# My Soap Shelf



## Guest (Mar 31, 2008)

This is my shelf at one of my stores.


----------



## Guest (Mar 31, 2008)

Very nice, hope you sell tons of it..
Barbara


----------



## Guest (Mar 31, 2008)

Thanks! I have been here for 1 1/2 yrs. I sell really well, it has been a great location for me :biggrin

Christy


----------



## redskygal (Dec 30, 2007)

WOW! Nice display. Is that your shelf unit or did the store supply you with it? What is your backdrop? Also, do you mind sharing what kind of store it is?

Kelly


----------



## Whitney (Oct 27, 2007)

Very nice!


----------



## Guest (Apr 1, 2008)

Beautiful display Christy. It is the nicest one I've seen. I love how you have your products set out and WOW, what a selection!

Sara


----------



## Guest (Apr 1, 2008)

This is a HUGE High-end type of consignment store with over 300 vendors. The shelf was provided. The back drop is peg board. I pay $44/mo for this shelf plus 10% of my sales. This store is on I-29 and has billboard advertising. It is a major shopping hot spot!!

Christy


----------



## Guest (Apr 1, 2008)

> WOW, what a selection!


I have a serious soaping addiction :lol

Christy


----------



## Guest (Apr 1, 2008)

cmharris6002 said:


> I have a serious soaping addiction :lol
> Christy


Yeah, tell me about it... now I've added a lotion addiction to my list of things I can't do without. Hmmmm, wonder who helped me start that habit! 

Sara


----------



## kidsngarden (Oct 28, 2007)

WOW!!! What a cool display...I know what you mean about addiction. here I had narrowed down my fragrances and I am back up to 30 soap fragrances again...sigh


----------



## Guest (Apr 1, 2008)

Sara I LOVE you lotion :biggrin

You need to get yourself a store like this so you can get it to the people! I have 266 bars of soap in this display. I bet you have more soap than that sitting around your house :rofl


----------



## Bilrite Farms (Oct 26, 2007)

I KNOW Sara has more soap than that sitting around her house. 
I should have taken photos... could have used them to blackmail her for more soap!

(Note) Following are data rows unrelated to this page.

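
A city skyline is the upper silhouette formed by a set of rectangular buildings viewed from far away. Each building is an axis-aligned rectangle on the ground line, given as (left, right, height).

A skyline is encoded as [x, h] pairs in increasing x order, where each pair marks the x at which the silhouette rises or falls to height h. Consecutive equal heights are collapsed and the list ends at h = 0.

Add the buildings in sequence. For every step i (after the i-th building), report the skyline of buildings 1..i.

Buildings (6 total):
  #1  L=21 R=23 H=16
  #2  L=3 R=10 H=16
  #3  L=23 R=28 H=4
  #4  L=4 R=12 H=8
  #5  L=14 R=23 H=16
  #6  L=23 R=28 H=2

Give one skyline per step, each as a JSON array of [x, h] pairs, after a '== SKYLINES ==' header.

== SKYLINES ==
[[21,16],[23,0]]
[[3,16],[10,0],[21,16],[23,0]]
[[3,16],[10,0],[21,16],[23,4],[28,0]]
[[3,16],[10,8],[12,0],[21,16],[23,4],[28,0]]
[[3,16],[10,8],[12,0],[14,16],[23,4],[28,0]]
[[3,16],[10,8],[12,0],[14,16],[23,4],[28,0]]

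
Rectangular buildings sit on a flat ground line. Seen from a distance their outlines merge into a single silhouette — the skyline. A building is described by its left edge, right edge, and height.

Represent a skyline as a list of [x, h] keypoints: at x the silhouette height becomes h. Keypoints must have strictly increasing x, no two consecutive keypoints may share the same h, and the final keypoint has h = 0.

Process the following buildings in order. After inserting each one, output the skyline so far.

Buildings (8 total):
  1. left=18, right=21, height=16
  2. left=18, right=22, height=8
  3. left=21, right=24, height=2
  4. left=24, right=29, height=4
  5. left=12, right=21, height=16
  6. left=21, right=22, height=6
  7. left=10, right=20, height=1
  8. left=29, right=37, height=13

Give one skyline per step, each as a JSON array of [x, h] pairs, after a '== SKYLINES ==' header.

== SKYLINES ==
[[18,16],[21,0]]
[[18,16],[21,8],[22,0]]
[[18,16],[21,8],[22,2],[24,0]]
[[18,16],[21,8],[22,2],[24,4],[29,0]]
[[12,16],[21,8],[22,2],[24,4],[29,0]]
[[12,16],[21,8],[22,2],[24,4],[29,0]]
[[10,1],[12,16],[21,8],[22,2],[24,4],[29,0]]
[[10,1],[12,16],[21,8],[22,2],[24,4],[29,13],[37,0]]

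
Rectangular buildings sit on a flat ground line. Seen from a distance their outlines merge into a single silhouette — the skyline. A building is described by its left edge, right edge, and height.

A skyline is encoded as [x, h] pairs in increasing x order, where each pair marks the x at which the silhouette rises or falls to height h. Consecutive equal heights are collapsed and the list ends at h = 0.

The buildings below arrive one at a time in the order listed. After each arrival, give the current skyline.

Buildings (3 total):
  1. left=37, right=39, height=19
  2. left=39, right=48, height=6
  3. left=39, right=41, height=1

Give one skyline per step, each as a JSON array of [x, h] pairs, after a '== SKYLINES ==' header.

== SKYLINES ==
[[37,19],[39,0]]
[[37,19],[39,6],[48,0]]
[[37,19],[39,6],[48,0]]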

Very eye-catching display Christy. Where along I-29? We've traveled that route
south more than once. This store sounds like it would be a fun stop!

Trisha


----------



## Guest (Apr 1, 2008)

Yes, it is a great place to stop and shop!

The Rusty Chandelier 
Corner of I-29 & business Hwy 71
St. Joseph Missouri


----------



## Ravens Haven (Oct 26, 2007)

AWESOME display...Great work..


----------



## Sondra (Oct 25, 2007)

Hey will have to ck that out next time I'm in St Jo my nieces live there. Beautiful display Christine.


----------



## Sondra (Oct 25, 2007)

Christy what is the name of this store?? in St JO?? Sis is going this weekend.


----------



## Guest (Jun 10, 2008)

The Rusty Chandelier 
Corner of I-29 & business Hwy 71
St. Joseph Missouri

Sara


----------



## Sondra (Oct 25, 2007)

WELL duh Thanks Sara I looked and looked but didn't see it and now I see it twice.


----------



## Kalne (Oct 25, 2007)

Wonderful display! We are in St. Joe from time to time....will have to jot this down and put it in my purse so I can look for it.


----------



## Cotton Eyed Does (Oct 26, 2007)

How pretty. I can almost smell all those wonderful scents from here.


----------



## Nancy (Oct 25, 2007)

Looks really nice.


----------



## Belle (Oct 26, 2007)

This is a beautiful display and I love the selection!


----------